Merging Main and West councils

Presidents of residence councils seek consultation on proposed amalgamation

Two residence councils could soon be joined if a new proposal is successful.

Main Campus Residence Council (MCRC) and Jean Royce Hall Council (JRHC) are currently in the consultation process over the proposed amalgamation.

On Oct. 25, MCRC President Tuba Chishti joined JRHC President Matt Sheculski at AMS Assembly to discuss the effects of the possible merge, which they’d been considering together since the summer.

The councils oversee the peer-based residence disciplinary system and organize events for those in residence.
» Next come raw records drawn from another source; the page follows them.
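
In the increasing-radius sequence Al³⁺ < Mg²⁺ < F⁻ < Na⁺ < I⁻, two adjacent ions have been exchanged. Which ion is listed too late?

Na⁺

Check each adjacent pair. F⁻ and Na⁺ are reversed: they are isoelectronic (10 e⁻) and Na has more protons than F (11 vs 9), making Na⁺ smaller. No other neighbouring pair contradicts the periodic trends, so Na⁺ is the ion listed too late.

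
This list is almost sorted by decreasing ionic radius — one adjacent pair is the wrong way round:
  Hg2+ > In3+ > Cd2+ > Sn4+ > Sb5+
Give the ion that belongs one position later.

In3+

The pair In3+, Cd2+ is the wrong way round — they are isoelectronic (46 e⁻) and In has more protons than Cd (49 vs 48), making In3+ smaller. All other adjacent pairs agree with periodic trends, so In3+ is the misplaced ion.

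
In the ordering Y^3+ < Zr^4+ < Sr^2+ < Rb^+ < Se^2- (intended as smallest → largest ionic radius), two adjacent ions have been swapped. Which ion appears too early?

Y^3+

Scanning neighbour by neighbour, only Y^3+/Zr^4+ violates a trend: Zr^4+ and Y^3+ share 36 electrons; the higher nuclear charge on Zr (Z=40) contracts it more, so Zr^4+ < Y^3+. That makes Y^3+ the one sitting a position early relative to where it belongs.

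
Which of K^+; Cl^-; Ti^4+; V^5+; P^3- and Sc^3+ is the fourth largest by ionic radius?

Sc^3+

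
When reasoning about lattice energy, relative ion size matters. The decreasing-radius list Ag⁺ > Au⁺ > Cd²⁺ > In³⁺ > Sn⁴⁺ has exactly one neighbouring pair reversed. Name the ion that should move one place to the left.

Au⁺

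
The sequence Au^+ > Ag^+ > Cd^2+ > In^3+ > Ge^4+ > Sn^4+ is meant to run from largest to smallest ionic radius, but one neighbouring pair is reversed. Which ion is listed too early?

Check each adjacent pair. Ge^4+ and Sn^4+ are reversed: both in group 14 with the same charge; Ge^4+ (period 4) has the smaller radius. No other neighbouring pair contradicts the periodic trends, so Ge^4+ is the ion listed too early.

Ge^4+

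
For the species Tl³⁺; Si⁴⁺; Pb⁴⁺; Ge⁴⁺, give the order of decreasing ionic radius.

First list Z and electron count for each: Si⁴⁺ has 10 e⁻ (Z=14), Ge⁴⁺ has 28 e⁻ (Z=32), Pb⁴⁺ has 78 e⁻ (Z=82), Tl³⁺ has 78 e⁻ (Z=81). Si⁴⁺ < Ge⁴⁺ (same group, period 3 vs 4); Ge⁴⁺ < Pb⁴⁺ (same group, 2 shells fewer); Pb⁴⁺ < Tl³⁺ (isoelectronic, higher Z=82 is smaller).

Tl³⁺ > Pb⁴⁺ > Ge⁴⁺ > Si⁴⁺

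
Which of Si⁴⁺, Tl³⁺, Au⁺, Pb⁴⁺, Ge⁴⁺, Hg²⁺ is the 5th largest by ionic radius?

First list Z and electron count for each: Si⁴⁺ (Z=14, 10 e⁻), Ge⁴⁺ (Z=32, 28 e⁻), Pb⁴⁺ (Z=82, 78 e⁻), Tl³⁺ (Z=81, 78 e⁻), Hg²⁺ (Z=80, 78 e⁻), Au⁺ (Z=79, 78 e⁻). Si⁴⁺ < Ge⁴⁺ (same group, period 3 vs 4); Ge⁴⁺ < Pb⁴⁺ (same group, 2 shells fewer); Pb⁴⁺ < Tl³⁺ (both 78 e⁻, Z=82>81); Tl³⁺ < Hg²⁺ (isoelectronic, higher Z=81 is smaller); Hg²⁺ < Au⁺ (both 78 e⁻, Z=80>79).
That gives Si⁴⁺ < Ge⁴⁺ < Pb⁴⁺ < Tl³⁺ < Hg²⁺ < Au⁺. From the largest end, number 5 is Ge⁴⁺.

Ge⁴⁺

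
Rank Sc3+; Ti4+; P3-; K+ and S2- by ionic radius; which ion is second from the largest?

These species are isoelectronic with 18 electrons. The only difference is the number of protons: Ti4+ (Z=22), Sc3+ (Z=21), K+ (Z=19), S2- (Z=16), P3- (Z=15). The strongest nuclear pull (Ti4+) gives the smallest ion.
That gives Ti4+ < Sc3+ < K+ < S2- < P3-. From the largest end, number 2 is S2-.

S2-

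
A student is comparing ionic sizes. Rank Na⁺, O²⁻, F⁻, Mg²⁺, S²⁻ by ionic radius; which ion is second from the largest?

O²⁻

Mg²⁺ has 10 e⁻ (Z=12), Na⁺ has 10 e⁻ (Z=11), F⁻ has 10 e⁻ (Z=9), O²⁻ has 10 e⁻ (Z=8), S²⁻ has 18 e⁻ (Z=16). Mg²⁺ < Na⁺ (isoelectronic, higher Z=12 is smaller); Na⁺ < F⁻ (isoelectronic, higher Z=11 is smaller); F⁻ < O²⁻ (isoelectronic, higher Z=9 is smaller); O²⁻ < S²⁻ (same group, 1 shell fewer).
So the order is Mg²⁺ < Na⁺ < F⁻ < O²⁻ < S²⁻; the 2nd-largest ion is O²⁻.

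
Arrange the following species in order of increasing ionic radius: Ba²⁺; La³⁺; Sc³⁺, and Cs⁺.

Sc³⁺ < La³⁺ < Ba²⁺ < Cs⁺

First list Z and electron count for each: Sc³⁺ (Z=21, 18 e⁻), La³⁺ (Z=57, 54 e⁻), Ba²⁺ (Z=56, 54 e⁻), Cs⁺ (Z=55, 54 e⁻). Sc³⁺ < La³⁺ (same group, 2 shells fewer); La³⁺ < Ba²⁺ (isoelectronic, higher Z=57 is smaller); Ba²⁺ < Cs⁺ (isoelectronic, higher Z=56 is smaller).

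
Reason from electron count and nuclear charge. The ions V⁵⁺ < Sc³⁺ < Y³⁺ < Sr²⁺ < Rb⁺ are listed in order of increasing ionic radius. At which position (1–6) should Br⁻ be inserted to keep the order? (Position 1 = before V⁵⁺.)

6

Electron counts and nuclear charges: V⁵⁺ has 18 e⁻ (Z=23), Sc³⁺ has 18 e⁻ (Z=21), Y³⁺ has 36 e⁻ (Z=39), Sr²⁺ has 36 e⁻ (Z=38), Rb⁺ has 36 e⁻ (Z=37), Br⁻ has 36 e⁻ (Z=35). V⁵⁺ < Sc³⁺ (both 18 e⁻, Z=23>21); Sc³⁺ < Y³⁺ (same group, 1 shell fewer); Y³⁺ < Sr²⁺ (isoelectronic, higher Z=39 is smaller); Sr²⁺ < Rb⁺ (both 36 e⁻, Z=38>37); Rb⁺ < Br⁻ (isoelectronic, higher Z=37 is smaller).
Putting Br⁻ in gives V⁵⁺ < Sc³⁺ < Y³⁺ < Sr²⁺ < Rb⁺ < Br⁻; it lands at slot 6.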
Because the two councils perform virtually the same duties, they see little reason for them to be kept separate.

Although the AMS will have no formal vote in the process, the councils’ presidents agreed that their input would be valuable in compiling a comprehensive plan to bring back to their councils.

“We’re looking at whether or not it is beneficial for us to [amalgamate],” Chishti said.

Students were presented with the proposal and had an opportunity to provide feedback at last night’s MCRC constituency meeting and tonight at JRHC’s.

Sheculski and Chishti have also consulted the Senate Residence Committee and members of administration.

“The reason we’re really looking at that is because it means a consistent residence experience regardless of where first years are placed,” she said.

Chishti noted that some paid positions available to students on Main Campus aren’t available to those on West.

“Getting assigned a room is literally a lottery process and that shouldn’t affect whether or not you have opportunities for paid positions or whether you have more volunteer opportunities, or the kinds of services you get in residences.”

The amalgamation would look to increase first-year positions, while executive position salaries would go up about 5 per cent, Chishti said, due to their overseeing larger constituencies.

Budgeting for the possible union is still in the process but should the amalgamation be voted in, both councils will be able to utilize their carried over funds from previous years within their own residences.

However, a budget encompassing the entire amalgamated council will be put into place as well, Matt Sheculski, JRHC president, said.

Sheculski also noted that the idea of amalgamation has been considered for at least three years. He said there was never any stated reason why the merging failed to go through.

The majority of AMS assembly members, in a non-binding vote, were in favour of this amalgamation.

Each council will eventually hold a vote with its members in residence to determine if they’re in favour of combining the councils.

This vote could either come in the form of a referendum or the vote could go to the floor representatives from each residence or house council.

Chishti said she hopes to see the amalgamation process have a clear direction in the next two weeks.

She also hopes the final decision will be made by the end of the term to allow for a proper election process considering many positions may be changed or cut.

“We’ve put a lot of thought into it and we’re really open to either way happening, but it’s going to depend on what our residents think.”

A final report will be compiled on Wednesday and brought to the residents as the last report before the official voting process begins.